Innocence Reaches heißt der neueste Longplayer der, sagen wir drittbekanntesten, Indie-Heroen aus Athens (Georgia), die sich immer noch und nun schon bald 20 Jahre, hartnäckiger- und kryptischerweise zugleich, of Montreal nennen (mit betont kleinem „o“, um auch dem letzten Begriffsstutzigen ihre Artyness unter die Nase zu reiben, als ob das bei dieser gleichermaßen feinsinnigen wie verschrobenen Musik noch irgendwie zusätzlich nötig wäre).
Leider haben sie, wie fast alle anderen Indie-Bands weltweit, mittlerweile die Gitarren größtenteils gegen meist klebrige Keyboards eingetauscht.
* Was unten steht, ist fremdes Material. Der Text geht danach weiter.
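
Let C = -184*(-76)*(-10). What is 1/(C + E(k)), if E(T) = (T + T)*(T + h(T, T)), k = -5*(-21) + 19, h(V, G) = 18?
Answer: -1/104624 ≈ -9.5580e-6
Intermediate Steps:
k = 124 (k = 105 + 19 = 124)
C = -139840 (C = 13984*(-10) = -139840)
E(T) = 2*T*(18 + T) (E(T) = (T + T)*(T + 18) = (2*T)*(18 + T) = 2*T*(18 + T))
1/(C + E(k)) = 1/(-139840 + 2*124*(18 + 124)) = 1/(-139840 + 2*124*142) = 1/(-139840 + 35216) = 1/(-104624) = -1/104624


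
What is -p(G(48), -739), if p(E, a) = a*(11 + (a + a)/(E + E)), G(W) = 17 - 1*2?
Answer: -424186/15 ≈ -28279.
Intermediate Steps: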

Was in guten Momenten, wie dem mit (pseudo?)-pathetischem Gender-Quatsch becircenden It’s Different For Girls nicht weiter stört, und da, wo noch nach bewährtem Muster musiziert wird, ist es auch gleich gewohntermaßen hervorragend (siehe Gratuitous Abysses). Manchmal wird es gar zu weird, etwa auf Trashed Exes, wo sie klingen wie eine Kreuzung aus frühen Pavement und Duran Duran, aber dann kann man wenigstens immer noch herzhaft drüber schmunzeln. Sicherlich nicht ihr bestes Album, aber immer noch deutlich interessanter als das meiste, was man heutzutage vorgesetzt bekommt.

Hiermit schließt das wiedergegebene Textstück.